Today after talking to Ryan's case worker about all that has happened this week I was a little overwhelmed. On Monday Ryan's mom had sentencing for charges in Keith County that she pled no contest to last month. She had told us that there was no way they would put her in jail since she was having visits with Ryan here and was sure she would get probation. Well she was sentenced to 90 days with 22 days credit served and was transfered to the jail here in North Platte. I talked to Ryan's lawyer and she checked with the county attorney and found out that if Cindy is given credit for good time(I guess if you are good they give you extra days towards your sentence) then she could serve only 53 days which would be 31 days(I am not sure if that includes sitting out court costs) so she could be out the beginning of next month. Anyway this pushes back the goal date for reunification or adoption, which makes it feel like our time in limbo is being prolonged.
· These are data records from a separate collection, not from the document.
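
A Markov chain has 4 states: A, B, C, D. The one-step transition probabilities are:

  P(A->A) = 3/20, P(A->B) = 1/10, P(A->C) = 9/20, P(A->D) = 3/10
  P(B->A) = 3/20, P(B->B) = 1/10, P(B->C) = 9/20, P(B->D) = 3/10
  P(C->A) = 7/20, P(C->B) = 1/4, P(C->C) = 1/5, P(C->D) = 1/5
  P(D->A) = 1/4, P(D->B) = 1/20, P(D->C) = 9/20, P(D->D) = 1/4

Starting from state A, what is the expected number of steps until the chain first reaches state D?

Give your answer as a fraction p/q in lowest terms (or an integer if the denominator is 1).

Let h_i = expected steps to first reach D from state i.
Boundary: h_D = 0.
First-step equations for the other states:
  h_A = 1 + 3/20*h_A + 1/10*h_B + 9/20*h_C + 3/10*h_D
  h_B = 1 + 3/20*h_A + 1/10*h_B + 9/20*h_C + 3/10*h_D
  h_C = 1 + 7/20*h_A + 1/4*h_B + 1/5*h_C + 1/5*h_D

Substituting h_D = 0 and rearranging gives the linear system (I - Q) h = 1:
  [17/20, -1/10, -9/20] . (h_A, h_B, h_C) = 1
  [-3/20, 9/10, -9/20] . (h_A, h_B, h_C) = 1
  [-7/20, -1/4, 4/5] . (h_A, h_B, h_C) = 1

Solving yields:
  h_A = 125/33
  h_B = 125/33
  h_C = 45/11

Starting state is A, so the expected hitting time is h_A = 125/33.

Answer: 125/33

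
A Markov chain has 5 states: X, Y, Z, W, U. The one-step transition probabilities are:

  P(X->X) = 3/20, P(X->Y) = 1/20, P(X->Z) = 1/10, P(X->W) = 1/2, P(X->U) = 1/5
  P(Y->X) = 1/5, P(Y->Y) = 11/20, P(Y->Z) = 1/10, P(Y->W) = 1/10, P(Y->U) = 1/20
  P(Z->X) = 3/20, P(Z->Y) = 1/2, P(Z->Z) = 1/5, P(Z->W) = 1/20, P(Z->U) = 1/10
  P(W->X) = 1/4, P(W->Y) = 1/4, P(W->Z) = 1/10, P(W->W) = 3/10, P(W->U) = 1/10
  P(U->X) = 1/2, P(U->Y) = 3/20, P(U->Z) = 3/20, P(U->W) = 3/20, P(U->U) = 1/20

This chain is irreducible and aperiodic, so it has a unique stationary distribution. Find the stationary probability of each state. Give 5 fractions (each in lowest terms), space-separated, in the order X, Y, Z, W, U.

Answer: 25073/111352 17817/55676 1625/13919 26349/111352 1412/13919

Derivation:
The stationary distribution satisfies pi = pi * P, i.e.:
  pi_X = 3/20*pi_X + 1/5*pi_Y + 3/20*pi_Z + 1/4*pi_W + 1/2*pi_U
  pi_Y = 1/20*pi_X + 11/20*pi_Y + 1/2*pi_Z + 1/4*pi_W + 3/20*pi_U
  pi_Z = 1/10*pi_X + 1/10*pi_Y + 1/5*pi_Z + 1/10*pi_W + 3/20*pi_U
  pi_W = 1/2*pi_X + 1/10*pi_Y + 1/20*pi_Z + 3/10*pi_W + 3/20*pi_U
  pi_U = 1/5*pi_X + 1/20*pi_Y + 1/10*pi_Z + 1/10*pi_W + 1/20*pi_U
with normalization: pi_X + pi_Y + pi_Z + pi_W + pi_U = 1.

Using the first 4 balance equations plus normalization, the linear system A*pi = b is:
  [-17/20, 1/5, 3/20, 1/4, 1/2] . pi = 0
  [1/20, -9/20, 1/2, 1/4, 3/20] . pi = 0
  [1/10, 1/10, -4/5, 1/10, 3/20] . pi = 0
  [1/2, 1/10, 1/20, -7/10, 3/20] . pi = 0
  [1, 1, 1, 1, 1] . pi = 1

Solving yields:
  pi_X = 25073/111352
  pi_Y = 17817/55676
  pi_Z = 1625/13919
  pi_W = 26349/111352
  pi_U = 1412/13919

Verification (pi * P):
  25073/111352*3/20 + 17817/55676*1/5 + 1625/13919*3/20 + 26349/111352*1/4 + 1412/13919*1/2 = 25073/111352 = pi_X  (ok)
  25073/111352*1/20 + 17817/55676*11/20 + 1625/13919*1/2 + 26349/111352*1/4 + 1412/13919*3/20 = 17817/55676 = pi_Y  (ok)
  25073/111352*1/10 + 17817/55676*1/10 + 1625/13919*1/5 + 26349/111352*1/10 + 1412/13919*3/20 = 1625/13919 = pi_Z  (ok)
  25073/111352*1/2 + 17817/55676*1/10 + 1625/13919*1/20 + 26349/111352*3/10 + 1412/13919*3/20 = 26349/111352 = pi_W  (ok)
  25073/111352*1/5 + 17817/55676*1/20 + 1625/13919*1/10 + 26349/111352*1/10 + 1412/13919*1/20 = 1412/13919 = pi_U  (ok)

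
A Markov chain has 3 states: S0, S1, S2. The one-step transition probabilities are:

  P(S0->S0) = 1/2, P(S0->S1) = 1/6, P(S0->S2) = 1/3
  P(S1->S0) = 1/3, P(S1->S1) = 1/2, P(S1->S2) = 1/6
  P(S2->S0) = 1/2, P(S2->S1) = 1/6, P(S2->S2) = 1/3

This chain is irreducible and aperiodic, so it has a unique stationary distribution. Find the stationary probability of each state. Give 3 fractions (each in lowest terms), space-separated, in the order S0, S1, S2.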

But after talking to the case worker I started having a moment of thinking about things and these are some thoughts I had, "What if we do adopt him and he: never views us as parents; comes to think we stole him from his mom; becomes resentful towards us and instead of helping to heal him he becomes worst; he grows up and never wants another thing to do with us once he is out of the house; his sometimes jealousy towards Alex just grows and becomes not just sometimes but a horrible obvious resentment, etc. See how crazy my mind was going. These are things that can happen even between our own bio kids, but for some reason with it being about a non-bio kid the worries are so much more in my face.

So here is what I have decided parenting is like....making a quilt. With your own kids you get to pick out the pattern, you decide how much time you put into it, if you want to do any special stitches to make it more beautiful, what kind of batting you want so it can be as soft and comfortable as possible, if you want to put the effort into making it a quilt that will withstand wear and tear or if it will fall apart. So in the end your quilt is what you make it. Your child is what you make them(to an extent, there comes a point when your child's choices are their own and  they become what they choose to become regardless of  your parenting whether good or bad.)

But with Ryan it is like I am being given a quilt that is ripped, tattered, worn thin, threads showing, and dirty and all I can think of is do I have the ability and love to re-enforce all the weak seams, to patch the holes with beautiful new fabric, to re-quilt with new batting, to lovingly wash taking special care on stains left behind. Do I have the ability to take a child who is so battered and broken in somewhat unobvious ways to the world and help him become the man God created him to be.

With my own kids I know that I make mistakes, we all do, but I love my kids, have been there from day one and I am the only mom that they have ever had and so I am not as worried about all the terrible choices they could make. It isn't like the fear I have that I might not be enough to change the pattern that has formed in Ryan's heart. I guess that is where I step back from trying to be the one that "fixes" him and allow God to heal the hurts.